Man kann wirklich nicht genug betonen, wie unoriginell die erste Hälfte des Films ist. Doch nicht nur das – was im ersten Teil bereits anklang, wird in diesem Teil zum zentralen Inhalt: Persönlichkeitsmerkmal der Affen werden rein nach „Rassenzugehörigkeit“ definiert. Schimpansen sind nachdenkliche Wissenschaftler, Gorillas sind brutale Militaristen usw. Solche platten Einteilungen wirken in einem Film, der sich versucht gegen Rassismus auszusprechen, deplatziert. Einigermaßen interessant wird es dann immerhin, wenn die menschlichen Mutanten auftauchen.
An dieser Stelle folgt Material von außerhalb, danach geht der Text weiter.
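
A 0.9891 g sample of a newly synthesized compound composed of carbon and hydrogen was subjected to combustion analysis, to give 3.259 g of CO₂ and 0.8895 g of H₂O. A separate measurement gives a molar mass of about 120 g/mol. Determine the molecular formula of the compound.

mol C = 3.259 g CO₂ ÷ 44.009 g/mol = 0.074053 mol
mol H = 2 × 0.8895 g H₂O ÷ 18.015 g/mol = 0.098751 mol
Divide by the smallest (0.074053 mol): C 1.000, H 1.334
Multiplying each by 3 gives whole numbers: C 3.00, H 4.00
Empirical formula: C3H4
Empirical-formula mass = 40.06 g/mol; 120 ÷ 40.06 ≈ 3, so the molecular formula is C9H12.

C9H12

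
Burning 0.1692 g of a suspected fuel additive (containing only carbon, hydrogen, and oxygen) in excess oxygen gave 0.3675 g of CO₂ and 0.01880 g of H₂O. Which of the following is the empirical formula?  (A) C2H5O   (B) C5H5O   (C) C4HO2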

Doch allzu tief darf man dort dann auch nicht an der Fassade kratzen. Letztlich dienen diese Szenen auch nur dazu, erstmal noch Zeit zu füllen und dann auf das mehr als düstere Ende hinzuarbeiten.

So bleibt Rückkehr zum Planet der Affen Stückwerk, das zwar einigermaßen unterhaltsam ist, jedoch keine entscheidende eigene Vision entwickelt. Die intendierten Aussagen mögen weiterhin sympatisch sein, jedoch fügt dieser Teil diesbezüglich seinem Vorgänger nichts hinzu.